I think “excessive policing of language, with severe social sanctions imposed on those who use incorrect terminology (usually, but not necessarily, with respect to terminology related to race, gender, and other identity categories)” might deserve to be its own category. It’s closely tied to your first conception, but I think remains analytically distinct.

This is by far the most important definition.  It takes advantage of the fact that most people take great offense at being told they may be giving offense, and that a large subgroup of that set consists of, to use the technical sociological term, assholes, who actively enjoy offending people, and then luxuriating in taking offense at being criticized for being offensive.  This as it were two-for-one special for rationalizing bad social behavior is the key to why the anti-PC movement has been so successful.  (Hence the characteristic mockery directed at trigger warnings, safe spaces, and the like).

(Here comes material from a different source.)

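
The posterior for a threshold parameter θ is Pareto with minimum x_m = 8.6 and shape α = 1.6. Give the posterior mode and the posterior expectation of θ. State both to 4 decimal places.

The Pareto density is strictly decreasing on [x_m, ∞), so the mode is x_m = 8.6000.
Mean = α·x_m/(α−1) = 1.6·8.6/0.6 = 22.9333.
Right-skewed posterior ⇒ mode < mean.

MAP = 8.6000; posterior mean = 22.9333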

“Identity politics” used pejoratively, with white straight male identity used as both an invisible modal baseline and an unmarked category.

The definition that launched a thousand Cletus safaris after the election of our very un-PC president.  (I realize that Cletus safari isn’t a very PC way of describing these Conradian journeys by credulous journalists, undertaken to figure out why all these racists economically anxious white people voted for Donald Trump).

Excessive support (which often can mean any support) for affirmative action.

“PC” in this sense means watering down standards to make room for less qualified people, i.e., members of out groups.

Valuing multiculturalism and diversity over “rigorous thinking and free thought.”

Obviously this definition is connected closely to battles over affirmative action, since the Supreme Court has declared that it’s unconstitutional to create any programs to help black Americans unless white people are getting a big benefit too (Hence “diversity” is, legally speaking, an acceptable basis for affirmative action, while using it as a form of reparations is not).

The right wing line here is that when all decisions were merit-based, essentially 100% of the most important and prestigious jobs in America went to white men. Since even today almost nobody will come right out and say this, it has to be dressed up as the claim that “PC culture” has taken affirmative action “too far.”

Leftist politicization of what should supposedly be completely or largely apolitical subjects in the humanities — literature, art, “the canon” — or excessive leftist influence in the social sciences.  (Recently this critique has been extended to the natural sciences, where “PC” orthodoxy has apparently gripped the 97% of climate scientists who believe in human-caused climate change).

Moral relativism and various strains of philosophical skepticism, i.e., deconstruction and poststructuralism.  Derrida and Foucault are characteristic boogeymen here. Other triggering terms: “continental,” “theory,” “Frankfurt school.”

These last two definitions are much more narrowly specific to battles inside higher education, but since many of the main right wing propagandists for anti-PC rhetoric are academics, and academia remains both the originating site and a key ongoing battleground for anti-PC warriors, they remain of more general cultural importance.

Anyway, the origins of recurrent moral panic over “political correctness” bear closer examination.